I’m going to set out on installing OpnSense for the first time. I see some people put OpnSense on Proxmox and pass through a pcie network card. Besides the power of backing up and restoring, are there other advantages to this?
My planned OpnSense box is an old Dell Optiplex. It has the normal ethernet port on the motherboard as well as a 4-port PCIe network card that I added. So I’d probably use the PCIe network ports for OpenSense, and reserve the onboard ethernet port for troubleshooting if I royally mess up.
I’m still a proxmox newbie, but I think I can manage the PCIe passthrough. I’m just not sure what other complications that will introduce to my OpnSense and networking learning curve. So I thought I’d ask first and see if some of the disadvantages or advantages would push me one way or the other. I’m afraid of locking myself out of OpnSense because of incorrectly configured networking as I’m learning.
Separate device for opnsense is better. It’s more secure and you can have proper physical network segmentation. You would want to do that if your budget allows. This also allows you to have a stable network while you’re playing with proxmox. Having a solid network core is important.
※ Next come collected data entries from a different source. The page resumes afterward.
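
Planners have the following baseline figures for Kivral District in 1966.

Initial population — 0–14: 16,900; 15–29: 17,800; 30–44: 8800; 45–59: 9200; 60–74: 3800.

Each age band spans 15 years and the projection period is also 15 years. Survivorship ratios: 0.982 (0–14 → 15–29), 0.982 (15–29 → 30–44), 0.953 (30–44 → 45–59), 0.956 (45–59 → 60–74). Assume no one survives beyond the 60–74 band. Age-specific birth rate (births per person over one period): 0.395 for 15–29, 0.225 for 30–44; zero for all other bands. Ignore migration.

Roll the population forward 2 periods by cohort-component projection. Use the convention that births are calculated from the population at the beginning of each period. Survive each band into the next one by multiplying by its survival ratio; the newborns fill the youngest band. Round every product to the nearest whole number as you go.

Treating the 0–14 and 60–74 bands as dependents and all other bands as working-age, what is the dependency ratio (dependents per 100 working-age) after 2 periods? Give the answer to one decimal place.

(Bands numbered youngest = 1 to oldest = 5.)
After projecting period 1:
Births: 17800 × 0.395 = 7031 ; 8800 × 0.225 = 1980 → 9011
Band 2: 16900 × 0.982 = 16596
Band 3: 17800 × 0.982 = 17480
Band 4: 8800 × 0.953 = 8386
Band 5: 9200 × 0.956 = 8795
Giving 9011 / 16596 / 17480 / 8386 / 8795.
After projecting period 2:
Births: 16596 × 0.395 = 6555 ; 17480 × 0.225 = 3933 → 10488
Band 2: 9011 × 0.982 = 8849
Band 3: 16596 × 0.982 = 16297
Band 4: 17480 × 0.953 = 16658
Band 5: 8386 × 0.956 = 8017
Giving 10488 / 8849 / 16297 / 16658 / 8017.
Dependents (band 0–14 + band 60–74) = 10488 + 8017 = 18505; working-age = 41804; ratio = 18505/41804 × 100 = 44.3

44.3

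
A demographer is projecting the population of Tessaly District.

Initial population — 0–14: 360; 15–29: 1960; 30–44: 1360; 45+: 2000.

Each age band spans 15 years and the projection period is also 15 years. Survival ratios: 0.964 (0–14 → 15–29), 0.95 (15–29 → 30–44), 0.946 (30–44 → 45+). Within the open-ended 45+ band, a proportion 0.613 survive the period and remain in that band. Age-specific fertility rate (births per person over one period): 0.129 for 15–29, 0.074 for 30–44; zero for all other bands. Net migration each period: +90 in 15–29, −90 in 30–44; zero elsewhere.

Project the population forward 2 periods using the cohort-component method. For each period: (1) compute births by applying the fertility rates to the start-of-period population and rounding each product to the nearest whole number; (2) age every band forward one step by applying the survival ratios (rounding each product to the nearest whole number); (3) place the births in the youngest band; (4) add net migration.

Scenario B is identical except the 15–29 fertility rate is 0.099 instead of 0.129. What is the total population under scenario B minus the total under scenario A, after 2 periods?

[period 1]
Births: 1960 × 0.129 = 253, 1360 × 0.074 = 101 → 354
15–29: 360 × 0.964 = 347
30–44: 1960 × 0.95 = 1862
45+: 1360 × 0.946 + 2000 × 0.613 = 1287 + 1226 = 2513
Net migration: 15–29 + 90 → 437; 30–44 − 90 → 1772
Population now: 0–14=354, 15–29=437, 30–44=1772, 45+=2513
[period 2]
Births: 437 × 0.129 = 56, 1772 × 0.074 = 131 → 187
15–29: 354 × 0.964 = 341
30–44: 437 × 0.95 = 415
45+: 1772 × 0.946 + 2513 × 0.613 = 1676 + 1540 = 3216
Net migration: 15–29 + 90 → 431; 30–44 − 90 → 325
Population now: 0–14=187, 15–29=431, 30–44=325, 45+=3216
Scenario A total after 2 periods: 4159
Scenario B projection —
[period 1]
Births: 1960 × 0.099 = 194, 1360 × 0.074 = 101 → 295
15–29: 360 × 0.964 = 347
30–44: 1960 × 0.95 = 1862
45+: 1360 × 0.946 + 2000 × 0.613 = 1287 + 1226 = 2513
Net migration: 15–29 + 90 → 437; 30–44 − 90 → 1772
Population now: 0–14=295, 15–29=437, 30–44=1772, 45+=2513
[period 2]
Births: 437 × 0.099 = 43, 1772 × 0.074 = 131 → 174
15–29: 295 × 0.964 = 284
30–44: 437 × 0.95 = 415
45+: 1772 × 0.946 + 2513 × 0.613 = 1676 + 1540 = 3216
Net migration: 15–29 + 90 → 374; 30–44 − 90 → 325
Population now: 0–14=174, 15–29=374, 30–44=325, 45+=3216
Scenario B total after 2 periods: 4089
Difference B − A = 4089 − 4159 = -70

-70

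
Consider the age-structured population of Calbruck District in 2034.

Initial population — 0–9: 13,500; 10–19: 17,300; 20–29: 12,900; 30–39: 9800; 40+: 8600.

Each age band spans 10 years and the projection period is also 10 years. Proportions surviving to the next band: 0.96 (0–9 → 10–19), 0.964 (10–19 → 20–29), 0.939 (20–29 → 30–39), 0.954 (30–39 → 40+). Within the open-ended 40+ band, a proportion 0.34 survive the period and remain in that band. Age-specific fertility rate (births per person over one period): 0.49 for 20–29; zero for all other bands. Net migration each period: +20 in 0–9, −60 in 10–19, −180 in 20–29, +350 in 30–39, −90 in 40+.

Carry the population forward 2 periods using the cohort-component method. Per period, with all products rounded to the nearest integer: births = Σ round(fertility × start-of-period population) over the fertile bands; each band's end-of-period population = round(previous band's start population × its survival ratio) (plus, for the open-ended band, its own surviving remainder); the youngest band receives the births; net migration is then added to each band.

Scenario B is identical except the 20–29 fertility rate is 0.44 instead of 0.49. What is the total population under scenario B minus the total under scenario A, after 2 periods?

-1444

(Groups numbered youngest = 1 to oldest = 5.)
Period 1:
Births: 12900 × 0.49 = 6321
Group 2: 13500 × 0.96 = 12960
Group 3: 17300 × 0.964 = 16677
Group 4: 12900 × 0.939 = 12113
Group 5: 9800 × 0.954 + 8600 × 0.34 = 9349 + 2924 = 12273
Net migration: Group 1 + 20 → 6341; Group 2 − 60 → 12900; Group 3 − 180 → 16497; Group 4 + 350 → 12463; Group 5 − 90 → 12183
Giving 6341 / 12900 / 16497 / 12463 / 12183.
Period 2:
Births: 16497 × 0.49 = 8084
Group 2: 6341 × 0.96 = 6087
Group 3: 12900 × 0.964 = 12436
Group 4: 16497 × 0.939 = 15491
Group 5: 12463 × 0.954 + 12183 × 0.34 = 11890 + 4142 = 16032
Net migration: Group 1 + 20 → 8104; Group 2 − 60 → 6027; Group 3 − 180 → 12256; Group 4 + 350 → 15841; Group 5 − 90 → 15942
Giving 8104 / 6027 / 12256 / 15841 / 15942.
Scenario A total after 2 periods: 58170
Scenario B projection —
Period 1:
Births: 12900 × 0.44 = 5676
Group 2: 13500 × 0.96 = 12960
Group 3: 17300 × 0.964 = 16677
Group 4: 12900 × 0.939 = 12113
Group 5: 9800 × 0.954 + 8600 × 0.34 = 9349 + 2924 = 12273
Net migration: Group 1 + 20 → 5696; Group 2 − 60 → 12900; Group 3 − 180 → 16497; Group 4 + 350 → 12463; Group 5 − 90 → 12183
Giving 5696 / 12900 / 16497 / 12463 / 12183.
Period 2:
Births: 16497 × 0.44 = 7259
Group 2: 5696 × 0.96 = 5468
Group 3: 12900 × 0.964 = 12436
Group 4: 16497 × 0.939 = 15491
Group 5: 12463 × 0.954 + 12183 × 0.34 = 11890 + 4142 = 16032
Net migration: Group 1 + 20 → 7279; Group 2 − 60 → 5408; Group 3 − 180 → 12256; Group 4 + 350 → 15841; Group 5 − 90 → 15942
Giving 7279 / 5408 / 12256 / 15841 / 15942.
Scenario B total after 2 periods: 56726
Difference B − A = 56726 − 58170 = -1444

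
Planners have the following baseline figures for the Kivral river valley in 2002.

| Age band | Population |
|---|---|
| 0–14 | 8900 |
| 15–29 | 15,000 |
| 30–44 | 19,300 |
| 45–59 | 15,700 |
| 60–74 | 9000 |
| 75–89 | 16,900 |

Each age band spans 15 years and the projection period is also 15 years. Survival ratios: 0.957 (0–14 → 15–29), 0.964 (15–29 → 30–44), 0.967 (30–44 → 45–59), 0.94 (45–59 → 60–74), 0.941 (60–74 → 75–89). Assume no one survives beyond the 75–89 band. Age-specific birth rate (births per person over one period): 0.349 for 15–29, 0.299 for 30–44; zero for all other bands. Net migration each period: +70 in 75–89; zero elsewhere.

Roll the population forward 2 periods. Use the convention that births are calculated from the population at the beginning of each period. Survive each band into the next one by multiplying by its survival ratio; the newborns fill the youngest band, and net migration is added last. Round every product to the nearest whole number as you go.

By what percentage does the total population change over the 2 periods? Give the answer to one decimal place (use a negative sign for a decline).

-15.7

Numbering the bands 1..6 from youngest to oldest:
[period 1]
Births: 15000 * 0.349 = 5235 ; 19300 * 0.299 = 5771 ⇒ total 11006
Band 2: 8900 * 0.957 = 8517
Band 3: 15000 * 0.964 = 14460
Band 4: 19300 * 0.967 = 18663
Band 5: 15700 * 0.94 = 14758
Band 6: 9000 * 0.941 = 8469
Net migration: Band 6 + 70 → 8539
Giving 11006 / 8517 / 14460 / 18663 / 14758 / 8539.
[period 2]
Births: 8517 * 0.349 = 2972 ; 14460 * 0.299 = 4324 ⇒ total 7296
Band 2: 11006 * 0.957 = 10533
Band 3: 8517 * 0.964 = 8210
Band 4: 14460 * 0.967 = 13983
Band 5: 18663 * 0.94 = 17543
Band 6: 14758 * 0.941 = 13887
Net migration: Band 6 + 70 → 13957
Giving 7296 / 10533 / 8210 / 13983 / 17543 / 13957.
Total: 84800 → 71522; change = -13278; percentage change = -15.7%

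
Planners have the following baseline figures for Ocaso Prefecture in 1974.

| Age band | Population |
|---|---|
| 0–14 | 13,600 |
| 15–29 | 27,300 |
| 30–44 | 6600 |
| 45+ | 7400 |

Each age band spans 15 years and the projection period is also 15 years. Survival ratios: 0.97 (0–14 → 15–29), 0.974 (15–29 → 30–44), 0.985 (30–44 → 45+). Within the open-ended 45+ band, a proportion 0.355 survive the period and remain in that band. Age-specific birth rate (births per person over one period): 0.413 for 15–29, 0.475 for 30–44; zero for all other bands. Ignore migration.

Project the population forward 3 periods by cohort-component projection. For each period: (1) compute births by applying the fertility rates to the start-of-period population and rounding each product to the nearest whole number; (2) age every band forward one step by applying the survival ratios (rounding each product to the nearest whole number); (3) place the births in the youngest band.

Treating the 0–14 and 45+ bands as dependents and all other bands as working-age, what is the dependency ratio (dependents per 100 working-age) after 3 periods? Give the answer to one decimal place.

Numbering the groups 1..4 from youngest to oldest:
— Period 1 —
Births: 27300 × 0.413 = 11275, 6600 × 0.475 = 3135 ⇒ total 14410
Group 2: 13600 × 0.97 = 13192
Group 3: 27300 × 0.974 = 26590
Group 4: 6600 × 0.985 + 7400 × 0.355 = 6501 + 2627 = 9128
Giving 14410 / 13192 / 26590 / 9128.
— Period 2 —
Births: 13192 × 0.413 = 5448, 26590 × 0.475 = 12630 ⇒ total 18078
Group 2: 14410 × 0.97 = 13978
Group 3: 13192 × 0.974 = 12849
Group 4: 26590 × 0.985 + 9128 × 0.355 = 26191 + 3240 = 29431
Giving 18078 / 13978 / 12849 / 29431.
— Period 3 —
Births: 13978 × 0.413 = 5773, 12849 × 0.475 = 6103 ⇒ total 11876
Group 2: 18078 × 0.97 = 17536
Group 3: 13978 × 0.974 = 13615
Group 4: 12849 × 0.985 + 29431 × 0.355 = 12656 + 10448 = 23104
Giving 11876 / 17536 / 13615 / 23104.
Dependents (band 0–14 + band 45+) = 11876 + 23104 = 34980; working-age = 31151; ratio = 34980/31151 × 100 = 112.3

112.3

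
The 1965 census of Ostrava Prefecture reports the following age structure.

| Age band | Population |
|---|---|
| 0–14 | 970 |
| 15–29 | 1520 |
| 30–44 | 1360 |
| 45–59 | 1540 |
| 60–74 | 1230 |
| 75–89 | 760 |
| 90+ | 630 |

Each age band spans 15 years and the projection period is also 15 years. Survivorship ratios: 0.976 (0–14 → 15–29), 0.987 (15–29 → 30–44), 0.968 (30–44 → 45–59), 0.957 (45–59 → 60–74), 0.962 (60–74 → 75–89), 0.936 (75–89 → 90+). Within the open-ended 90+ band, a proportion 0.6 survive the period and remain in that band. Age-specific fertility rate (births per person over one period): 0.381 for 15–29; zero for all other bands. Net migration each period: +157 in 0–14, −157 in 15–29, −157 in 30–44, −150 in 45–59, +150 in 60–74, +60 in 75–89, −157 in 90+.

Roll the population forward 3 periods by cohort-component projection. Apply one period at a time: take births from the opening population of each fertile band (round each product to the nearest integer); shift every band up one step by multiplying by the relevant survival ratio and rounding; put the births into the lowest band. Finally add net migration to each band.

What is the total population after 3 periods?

6340

— Period 1 —
Births: 1520 * 0.381 = 579
15–29: 970 * 0.976 = 947
30–44: 1520 * 0.987 = 1500
45–59: 1360 * 0.968 = 1316
60–74: 1540 * 0.957 = 1474
75–89: 1230 * 0.962 = 1183
90+: 760 * 0.936 + 630 * 0.6 = 711 + 378 = 1089
Net migration: 0–14 + 157 → 736; 15–29 − 157 → 790; 30–44 − 157 → 1343; 45–59 − 150 → 1166; 60–74 + 150 → 1624; 75–89 + 60 → 1243; 90+ − 157 → 932
Giving 736 / 790 / 1343 / 1166 / 1624 / 1243 / 932.
— Period 2 —
Births: 790 * 0.381 = 301
15–29: 736 * 0.976 = 718
30–44: 790 * 0.987 = 780
45–59: 1343 * 0.968 = 1300
60–74: 1166 * 0.957 = 1116
75–89: 1624 * 0.962 = 1562
90+: 1243 * 0.936 + 932 * 0.6 = 1163 + 559 = 1722
Net migration: 0–14 + 157 → 458; 15–29 − 157 → 561; 30–44 − 157 → 623; 45–59 − 150 → 1150; 60–74 + 150 → 1266; 75–89 + 60 → 1622; 90+ − 157 → 1565
Giving 458 / 561 / 623 / 1150 / 1266 / 1622 / 1565.
— Period 3 —
Births: 561 * 0.381 = 214
15–29: 458 * 0.976 = 447
30–44: 561 * 0.987 = 554
45–59: 623 * 0.968 = 603
60–74: 1150 * 0.957 = 1101
75–89: 1266 * 0.962 = 1218
90+: 1622 * 0.936 + 1565 * 0.6 = 1518 + 939 = 2457
Net migration: 0–14 + 157 → 371; 15–29 − 157 → 290; 30–44 − 157 → 397; 45–59 − 150 → 453; 60–74 + 150 → 1251; 75–89 + 60 → 1278; 90+ − 157 → 2300
Giving 371 / 290 / 397 / 453 / 1251 / 1278 / 2300.
Total after period 3: 371 + 290 + 397 + 453 + 1251 + 1278 + 2300 = 6340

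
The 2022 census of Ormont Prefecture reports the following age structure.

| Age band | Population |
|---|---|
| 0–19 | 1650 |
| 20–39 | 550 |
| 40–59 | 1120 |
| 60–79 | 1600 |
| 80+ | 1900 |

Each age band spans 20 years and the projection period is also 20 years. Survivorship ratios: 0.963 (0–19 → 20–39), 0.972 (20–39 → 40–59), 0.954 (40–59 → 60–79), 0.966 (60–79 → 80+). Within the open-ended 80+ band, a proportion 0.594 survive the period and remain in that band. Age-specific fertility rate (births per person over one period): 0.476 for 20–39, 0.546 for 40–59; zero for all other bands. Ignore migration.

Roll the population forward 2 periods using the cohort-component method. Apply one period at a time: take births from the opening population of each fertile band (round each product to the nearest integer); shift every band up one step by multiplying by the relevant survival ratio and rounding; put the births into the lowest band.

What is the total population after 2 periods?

Let band 1 be 0–19 through band 5 = 80+.
After projecting period 1:
Births: 550 × 0.476 = 262 ; 1120 × 0.546 = 612 → 874
Band 2: 1650 × 0.963 = 1589
Band 3: 550 × 0.972 = 535
Band 4: 1120 × 0.954 = 1068
Band 5: 1600 × 0.966 + 1900 × 0.594 = 1546 + 1129 = 2675
Giving 874 / 1589 / 535 / 1068 / 2675.
After projecting period 2:
Births: 1589 × 0.476 = 756 ; 535 × 0.546 = 292 → 1048
Band 2: 874 × 0.963 = 842
Band 3: 1589 × 0.972 = 1545
Band 4: 535 × 0.954 = 510
Band 5: 1068 × 0.966 + 2675 × 0.594 = 1032 + 1589 = 2621
Giving 1048 / 842 / 1545 / 510 / 2621.
Total after period 2: 1048 + 842 + 1545 + 510 + 2621 = 6566

6566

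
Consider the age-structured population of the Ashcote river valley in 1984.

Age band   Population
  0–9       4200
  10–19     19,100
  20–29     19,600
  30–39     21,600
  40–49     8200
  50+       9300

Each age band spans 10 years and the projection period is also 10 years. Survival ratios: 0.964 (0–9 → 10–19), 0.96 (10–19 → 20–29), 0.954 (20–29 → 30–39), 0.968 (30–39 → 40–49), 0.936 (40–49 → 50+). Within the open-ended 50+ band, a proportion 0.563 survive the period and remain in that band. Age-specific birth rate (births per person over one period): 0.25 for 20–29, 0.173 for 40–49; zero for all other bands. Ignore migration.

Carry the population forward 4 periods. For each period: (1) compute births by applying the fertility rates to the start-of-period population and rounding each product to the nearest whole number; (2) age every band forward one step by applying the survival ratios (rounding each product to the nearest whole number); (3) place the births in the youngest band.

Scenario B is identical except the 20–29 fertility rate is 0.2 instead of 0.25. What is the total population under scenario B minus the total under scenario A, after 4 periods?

Let group 1 be 0–9 through group 6 = 50+.
Period 1:
Births: 19600 × 0.25 = 4900  |  8200 × 0.173 = 1419 ⇒ total 6319
Group 2: 4200 × 0.964 = 4049
Group 3: 19100 × 0.96 = 18336
Group 4: 19600 × 0.954 = 18698
Group 5: 21600 × 0.968 = 20909
Group 6: 8200 × 0.936 + 9300 × 0.563 = 7675 + 5236 = 12911
Giving 6319 / 4049 / 18336 / 18698 / 20909 / 12911.
Period 2:
Births: 18336 × 0.25 = 4584  |  20909 × 0.173 = 3617 ⇒ total 8201
Group 2: 6319 × 0.964 = 6092
Group 3: 4049 × 0.96 = 3887
Group 4: 18336 × 0.954 = 17493
Group 5: 18698 × 0.968 = 18100
Group 6: 20909 × 0.936 + 12911 × 0.563 = 19571 + 7269 = 26840
Giving 8201 / 6092 / 3887 / 17493 / 18100 / 26840.
Period 3:
Births: 3887 × 0.25 = 972  |  18100 × 0.173 = 3131 ⇒ total 4103
Group 2: 8201 × 0.964 = 7906
Group 3: 6092 × 0.96 = 5848
Group 4: 3887 × 0.954 = 3708
Group 5: 17493 × 0.968 = 16933
Group 6: 18100 × 0.936 + 26840 × 0.563 = 16942 + 15111 = 32053
Giving 4103 / 7906 / 5848 / 3708 / 16933 / 32053.
Period 4:
Births: 5848 × 0.25 = 1462  |  16933 × 0.173 = 2929 ⇒ total 4391
Group 2: 4103 × 0.964 = 3955
Group 3: 7906 × 0.96 = 7590
Group 4: 5848 × 0.954 = 5579
Group 5: 3708 × 0.968 = 3589
Group 6: 16933 × 0.936 + 32053 × 0.563 = 15849 + 18046 = 33895
Giving 4391 / 3955 / 7590 / 5579 / 3589 / 33895.
Scenario A total after 4 periods: 58999
Scenario B projection —
Period 1:
Births: 19600 × 0.2 = 3920  |  8200 × 0.173 = 1419 ⇒ total 5339
Group 2: 4200 × 0.964 = 4049
Group 3: 19100 × 0.96 = 18336
Group 4: 19600 × 0.954 = 18698
Group 5: 21600 × 0.968 = 20909
Group 6: 8200 × 0.936 + 9300 × 0.563 = 7675 + 5236 = 12911
Giving 5339 / 4049 / 18336 / 18698 / 20909 / 12911.
Period 2:
Births: 18336 × 0.2 = 3667  |  20909 × 0.173 = 3617 ⇒ total 7284
Group 2: 5339 × 0.964 = 5147
Group 3: 4049 × 0.96 = 3887
Group 4: 18336 × 0.954 = 17493
Group 5: 18698 × 0.968 = 18100
Group 6: 20909 × 0.936 + 12911 × 0.563 = 19571 + 7269 = 26840
Giving 7284 / 5147 / 3887 / 17493 / 18100 / 26840.
Period 3:
Births: 3887 × 0.2 = 777  |  18100 × 0.173 = 3131 ⇒ total 3908
Group 2: 7284 × 0.964 = 7022
Group 3: 5147 × 0.96 = 4941
Group 4: 3887 × 0.954 = 3708
Group 5: 17493 × 0.968 = 16933
Group 6: 18100 × 0.936 + 26840 × 0.563 = 16942 + 15111 = 32053
Giving 3908 / 7022 / 4941 / 3708 / 16933 / 32053.
Period 4:
Births: 4941 × 0.2 = 988  |  16933 × 0.173 = 2929 ⇒ total 3917
Group 2: 3908 × 0.964 = 3767
Group 3: 7022 × 0.96 = 6741
Group 4: 4941 × 0.954 = 4714
Group 5: 3708 × 0.968 = 3589
Group 6: 16933 × 0.936 + 32053 × 0.563 = 15849 + 18046 = 33895
Giving 3917 / 3767 / 6741 / 4714 / 3589 / 33895.
Scenario B total after 4 periods: 56623
Difference B − A = 56623 − 58999 = -2376

-2376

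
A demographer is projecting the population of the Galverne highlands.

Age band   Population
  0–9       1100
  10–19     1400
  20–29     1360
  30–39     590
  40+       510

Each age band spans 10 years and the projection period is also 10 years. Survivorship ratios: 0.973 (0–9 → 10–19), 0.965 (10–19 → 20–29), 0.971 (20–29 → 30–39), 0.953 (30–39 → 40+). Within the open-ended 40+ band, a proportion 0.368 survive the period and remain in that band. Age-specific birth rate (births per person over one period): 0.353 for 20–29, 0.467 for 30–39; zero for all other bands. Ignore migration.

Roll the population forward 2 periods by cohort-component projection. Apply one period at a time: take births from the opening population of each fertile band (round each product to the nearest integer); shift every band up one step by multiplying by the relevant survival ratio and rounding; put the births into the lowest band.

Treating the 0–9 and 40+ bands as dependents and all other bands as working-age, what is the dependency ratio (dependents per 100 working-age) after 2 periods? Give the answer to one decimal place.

After projecting period 1:
Births: 1360 * 0.353 = 480, 590 * 0.467 = 276 — total 756
10–19: 1100 * 0.973 = 1070
20–29: 1400 * 0.965 = 1351
30–39: 1360 * 0.971 = 1321
40+: 590 * 0.953 + 510 * 0.368 = 562 + 188 = 750
Giving 756 / 1070 / 1351 / 1321 / 750.
After projecting period 2:
Births: 1351 * 0.353 = 477, 1321 * 0.467 = 617 — total 1094
10–19: 756 * 0.973 = 736
20–29: 1070 * 0.965 = 1033
30–39: 1351 * 0.971 = 1312
40+: 1321 * 0.953 + 750 * 0.368 = 1259 + 276 = 1535
Giving 1094 / 736 / 1033 / 1312 / 1535.
Dependents (band 0–9 + band 40+) = 1094 + 1535 = 2629; working-age = 3081; ratio = 2629/3081 × 100 = 85.3

85.3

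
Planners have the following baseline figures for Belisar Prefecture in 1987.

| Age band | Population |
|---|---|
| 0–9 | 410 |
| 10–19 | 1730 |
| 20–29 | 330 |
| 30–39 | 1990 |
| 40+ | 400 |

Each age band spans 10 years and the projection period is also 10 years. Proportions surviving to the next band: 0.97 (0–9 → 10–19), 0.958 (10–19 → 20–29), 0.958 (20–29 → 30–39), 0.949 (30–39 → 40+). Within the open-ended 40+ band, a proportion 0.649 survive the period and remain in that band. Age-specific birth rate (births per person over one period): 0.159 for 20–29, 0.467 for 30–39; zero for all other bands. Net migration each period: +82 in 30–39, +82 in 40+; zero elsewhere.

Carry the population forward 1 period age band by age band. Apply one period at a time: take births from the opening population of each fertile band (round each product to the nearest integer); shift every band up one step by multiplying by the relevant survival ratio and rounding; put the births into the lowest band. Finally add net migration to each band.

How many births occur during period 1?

981

Let band 1 be 0–9 through band 5 = 40+.
After projecting period 1:
Births: 330 × 0.159 = 52 ; 1990 × 0.467 = 929 → total 981
Band 2: 410 × 0.97 = 398
Band 3: 1730 × 0.958 = 1657
Band 4: 330 × 0.958 = 316
Band 5: 1990 × 0.949 + 400 × 0.649 = 1889 + 260 = 2149
Net migration: Band 4 + 82 → 398; Band 5 + 82 → 2231
Population now: 0–9=981, 10–19=398, 20–29=1657, 30–39=398, 40+=2231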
Everything expands and build on top of that.
You can still achieve network segmentation on proxmox but you have to careful and have enough phisical NICs. You can mess things up easily if you start using proxmox firewall. You still need to do updates on both opnsense and proxmox so reboots will be needed. I would say opnsense needs more reboots than proxmox.
As for backups snapshotting is nice to have. Opnsense allows you to backup configuration. You can setup daily backups to Git repo. As long as you restore to the same hardware (same number and order of NICs) you will be ok. Restoring to different device requires changes in config. Config is XML file.
I don’t recommend it on the basis of being absolutely obnoxious to configure and maintain. If anything goes wrong with the internet in my household, someone will wake me up at 4am to bitch about it too. I tried proxmox and xcp-ng and with both I would run into cases where I couldn’t get into the management interface for any vm or the VM host. Connected directly, monitor would be blank and keyboard did nothing. Force reset, couldn’t find any reason and eventually it would happen again. Now I have a separate device with a probably overkill CPU and 5x the hard drive space needed due to smaller drives being more expensive at the time, but no network or vm access problems.